Par conséquent, les traders qui traitent avec des altcoins non listés ou des protocoles décentralisés pourraient ne pas bénéficier du taux fixe de 20 % et pourraient rester soumis au régime fiscal global plus lourd.
Des risques cachés ?
Les pertes en crypto ne peuvent pas compenser les gains boursiers, renforçant une approche stricte qui impose chaque classe d'actifs indépendamment.
En alignant la crypto plus étroitement sur les produits financiers traditionnels, la réforme ouvre également la porte à une future taxe à l'exit. Celle-ci pourrait taxer les gains latents lorsqu'un investisseur déménage à l'étranger.
Inutile de dire que le gouvernement exigera des plateformes d'échange qu'elles soumettent directement des rapports de transaction unifiés, éliminant ainsi la possibilité de déclarations manuelles ou incomplètes.
Par conséquent, les investisseurs devraient commencer dès maintenant à organiser leurs archives historiques et à utiliser des outils automatisés de suivi des P&L.
En effet, séparer précisément le coût d'acquisition de la valeur de la récompense sera essentiel pour des déclarations fluides et conformes une fois que les règles de 2026 entreront en vigueur.
D'autres nations avec des évolutions similaires
Pendant ce temps, le cadre ASPIRe de Hong Kong est près d'être finalisé, plaçant les conservateurs et les négociants sous des règles de niveau bancaire et consolidant la ville comme une passerelle entièrement régulée pour le capital institutionnel.
De plus, la Russie, après des années de politiques restrictives, passe à un système à plusieurs niveaux qui légalise enfin la possession d'actifs numériques.

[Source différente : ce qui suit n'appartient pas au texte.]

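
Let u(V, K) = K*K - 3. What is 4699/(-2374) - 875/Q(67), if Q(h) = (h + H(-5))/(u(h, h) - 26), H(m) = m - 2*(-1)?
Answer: -1158104467/18992 ≈ -60979.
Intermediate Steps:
H(m) = 2 + m (H(m) = m + 2 = 2 + m)
u(V, K) = -3 + K² (u(V, K) = K² - 3 = -3 + K²)
Q(h) = (-3 + h)/(-29 + h²) (Q(h) = (h + (2 - 5))/((-3 + h²) - 26) = (h - 3)/(-29 + h²) = (-3 + h)/(-29 + h²))
4699/(-2374) - 875/Q(67) = 4699/(-2374) - 875*(-29 + 67²)/(-3 + 67) = 4699*(-1/2374) - 875/(64/(-29 + 4489)) = -4699/2374 - 875/(64/4460) = -4699/2374 - 875/((1/4460)*64) = -4699/2374 - 875/16/1115 = -4699/2374 - 875*1115/16 = -4699/2374 - 975625/16 = -1158104467/18992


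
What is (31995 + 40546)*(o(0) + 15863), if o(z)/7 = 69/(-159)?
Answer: 60976368698/53 ≈ 1.1505e+9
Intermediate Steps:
o(z) = -161/53 (o(z) = 7*(69/(-159)) = 7*(69*(-1/159)) = 7*(-23/53) = -161/53)
(31995 + 40546)*(o(0) + 15863) = (31995 + 40546)*(-161/53 + 15863) = 72541*(840578/53) = 60976368698/53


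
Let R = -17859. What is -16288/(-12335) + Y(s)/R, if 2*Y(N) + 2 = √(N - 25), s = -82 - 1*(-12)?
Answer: 290899727/220290765 - I*√95/35718 ≈ 1.3205 - 0.00027288*I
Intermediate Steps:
s = -70 (s = -82 + 12 = -70)
Y(N) = -1 + √(-25 + N)/2 (Y(N) = -1 + √(N - 25)/2 = -1 + √(-25 + N)/2)
-16288/(-12335) + Y(s)/R = -16288/(-12335) + (-1 + √(-25 - 70)/2)/(-17859) = -16288*(-1/12335) + (-1 + √(-95)/2)*(-1/17859) = 16288/12335 + (-1 + (I*√95)/2)*(-1/17859) = 16288/12335 + (-1 + I*√95/2)*(-1/17859) = 16288/12335 + (1/17859 - I*√95/35718) = 290899727/220290765 - I*√95/35718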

Celui-ci plafonnera l'exposition des particuliers tout en permettant aux investisseurs qualifiés de se développer.
Enfin, l'Espagne pousse également l'Europe vers une transparence totale, le MiCA entrant pleinement en vigueur en juillet 2026 et le DAC8 en janvier.
Par conséquent, à l'approche de 2026, la vision mondiale de la crypto est que l'hiver réglementaire touche à sa fin. Il sera remplacé par un cycle de marché plus structuré, transparent et mené par les institutions.
Réflexions finales
- La refonte fiscale du Japon suggère que la crypto est enfin traitée comme un véritable produit financier, et non comme une classe d'actifs marginale.
- Le passage à une taxation séparée est un progrès, mais la fragmentation entre les types d'actifs signifie que les régulateurs considèrent toujours le Web3 avec prudence.